Iran’s mining sector is potentially incredibly lucrative for international businesses. Yet, severe challenges remain. Below, A2 assesses the risks.
With around 37 billion tons of proven reserves, and 57 billion tons of probable reserves, Iran has the potential to be one of the world’s premier extractives production countries. Foreign investment has previously been constrained due to the raft of nuclear-related sanctions implemented by the United Nations and the United States. However, Iran’s gradual re-integration into global markets following the Joint Comprehensive Plan of Action (JCPOA) has opened the door for international investment in this potentially lucrative industry.
Iran’s reserves are not only substantial, they are diverse: minerals and metals found in substantial quantities within Iran range from copper to industrial ore to diamonds. Furthermore, Iran is strategically placed in the centre of Asia, and has large deep-water ports situated on the northern shores of the Gulf. It is, therefore, perfectly placed to export minerals and metals both east and west.
Following the relaxation of nuclear-related sanctions, Iranian officials have aggressively pushed for foreign investment. Over the past month, senior Iranian politicians have said that the government is taking steps to encourage international businesses to invest in Iran, such as by the creation of a standard contract template based on the newly implemented Iran Petroleum Contract (IPC), which was created by the oil ministry to encourage investment in the energy sector. Although little concrete information has emerged, such positive signals from Tehran indicate that foreign companies will find a willing partner in the Iranian state when it comes to developing mining infrastructure.
However, companies seeking to develop commercial mining operations in Iran will face a variety of challenges related to political risk, security risk and a poorly developed health-and-safety (HSE) culture. Businesses will have to negotiate the risk of the U.S. administration under President Donald J. Trump reneging on its treaty commitments under JCPOA, and avoid provoking the economically powerful parallel military force, the Islamic Revolutionary Guard Corps (IRGC). Robust risk-management procedures should be in place to mitigate these threats to within acceptable parameters.
Mining disasters are common in Iran, and HSE standards are far below Western norms. For example, on 3 May 2017 a methane gas explosion occurred at the Zemestan-Yurt mine, located in the north-eastern Golestan province.

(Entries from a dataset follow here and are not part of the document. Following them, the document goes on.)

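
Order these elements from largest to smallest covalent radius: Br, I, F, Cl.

F is in period 2, group 17; Cl is in period 3, group 17; Br is in period 4, group 17; I is in period 5, group 17.
Moving right in a period, electrons are added to the same shell under a stronger nuclear pull, so atoms get smaller; moving down, a new shell is opened and atoms get larger.
All are in group 17, so atomic radius increases down the group.
So from largest to smallest: I > Br > Cl > F.

I, Br, Cl, F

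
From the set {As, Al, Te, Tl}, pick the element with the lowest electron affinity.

Tl

Al is in period 3, group 13; As is in period 4, group 15; Te is in period 5, group 16; Tl is in period 6, group 13.
Adding an electron releases more energy for atoms nearer the top right (short of the noble gases).
Neither a single period nor a single group — weigh both effects.
Al > Tl: they share group 13; the group trend gives Al the larger value.
As > Al: period and group pull opposite ways; the across-period shift dominates (78 vs 42 kJ/mol).
Te > As: the two effects oppose for this pair; the across-period effect wins (190 vs 78 kJ/mol).
Approximate values (kJ/mol): Al 42, As 78, Te 190, Tl 19.
The lowest electron affinity among these belongs to Tl.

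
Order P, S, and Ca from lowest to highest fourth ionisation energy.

IE_4 is the cost of taking one more electron from the +3 cation: P³⁺ still has 2 valence electrons; S³⁺ still has 3 valence electrons; Ca³⁺ is already 1 electron into the core.
Pulling an electron out of a noble-gas core costs far more than removing a remaining valence electron, so Ca sits at the high end of IE_4.
Valence configurations: P³⁺ [Ne]3s², S³⁺ [Ne]3s²3p¹.
S³⁺ loses a lone 3p electron whereas P³⁺ must break into a filled 3s² pair, so IE_4(P) > IE_4(S) even though S has the higher nuclear charge.
Tabulated IE_4 (kJ/mol): P 4964, S 4556, Ca 6491.
Putting it together, IE_4: S < P < Ca.

S < P < Ca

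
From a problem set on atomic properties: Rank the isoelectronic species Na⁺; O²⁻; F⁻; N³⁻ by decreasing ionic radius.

N³⁻, O²⁻, F⁻, Na⁺

All of these have 10 electrons, so size is governed by nuclear charge alone: the more protons, the stronger the pull on the same electron cloud, and the smaller the ion.
Nuclear charges: Na⁺ (Z=11), F⁻ (Z=9), O²⁻ (Z=8), N³⁻ (Z=7).
Largest to smallest: N³⁻ > O²⁻ > F⁻ > Na⁺.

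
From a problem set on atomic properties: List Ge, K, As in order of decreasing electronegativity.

As, Ge, K

K is in period 4, group 1; Ge is in period 4, group 14; As is in period 4, group 15.
EN rises left→right (higher Z_eff, smaller atoms) and falls top→bottom (larger, more shielded atoms).
All lie in period 4, so electronegativity increases left to right.
So from highest to lowest: As > Ge > K.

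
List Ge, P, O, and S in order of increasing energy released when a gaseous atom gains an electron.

O is in period 2, group 16; P is in period 3, group 15; S is in period 3, group 16; Ge is in period 4, group 14.
EA tends to increase across a period and decrease down a group, though the pattern is less regular than for IE or radius.
Here both period and group differ, so the two effects have to be weighed against each other.
Ge > P: this pair runs against the simple trend — see the exception note.
O > Ge: both effects reinforce here, so O is clearly the higher of the two.
S > O: this pair runs against the simple trend — see the exception note.
Note the exception: Ge has a higher electron affinity than P, contrary to the simple trend — adding an electron to P's half-filled np³ subshell costs electron-pairing energy.
Note the exception: S has a higher electron affinity than O, contrary to the simple trend — the compact 2p subshell of O repels the added electron more than S's larger 3p does.
For reference (kJ/mol): O 141, P 72, S 200, Ge 119.
So from lowest to highest: P < Ge < O < S.

P < Ge < O < S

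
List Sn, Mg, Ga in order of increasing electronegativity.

Mg < Ga < Sn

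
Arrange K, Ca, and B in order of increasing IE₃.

IE_3 is the cost of taking one more electron from the +2 cation: K²⁺ is already 1 electron into the core; Ca²⁺ is the bare [Ar] core; B²⁺ still has 1 valence electron.
Pulling an electron out of a noble-gas core costs far more than removing a remaining valence electron, so K and Ca sit at the high end of IE_3.
Tabulated IE_3 (kJ/mol): K 4420, Ca 4912, B 3660.
Hence IE_3: B < K < Ca.

B, K, Ca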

At least 43 people died in the blast, and workers explicitly blamed poor safety standards and a lack of advanced mechanisation systems for the disaster.
“Companies seeking to develop commercial mining operations in Iran will face a variety of challenges”
Given that mining is an intrinsically hazardous business, deficiencies in the bureaucratic, cultural and practical implementation of HSE policies should concern managers considering developing mining operations within Iran. Iran-based workers, particularly those drawn from its large Afghan migrant population, tend not to be insured.
The risk HSE represents to business is particularly severe because Iranian regulatory frameworks surrounding occupational health are reasonably advanced, albeit poorly enforced. This means companies could find themselves liable for HSE breaches under Iranian law, and in the event of an incident, Iranian authorities will likely seek to deflect domestic political pressure by scapegoating foreign commercial entities.
Companies can mitigate this risk by placing HSE policy at the heart of their commercial planning and operations. Robust HSE policies should be in place, focusing both on physical safety standards, working hours and general conditions, and proper monitoring and control mechanisms so incidents or near-incidents can be rapidly flagged to the relevant managerial authority.
Secondly, managers should also prioritise briefing and training local personnel on the importance of best-practices with respect to HSE. Procedures and policy are only robust if they are followed and enforced, and a lack of cultural awareness in Iran over the importance of HSE means that managers must consider how to effectively communicate HSE requirements and obligations to local staff.
This could be facilitated, for example, by ensuring that training staff are composed of both international experts and local agents. Increased awareness and recognition of the importance of HSE will lead to self-enforcement, something which is particularly crucial given the practical difficulties of emplacing monitoring systems within mining facilities. A2 notes that local workers might not necessarily speak English, and HSE documentation should be available in English, Farsi and any other languages spoken by a large segment of the facility workforce.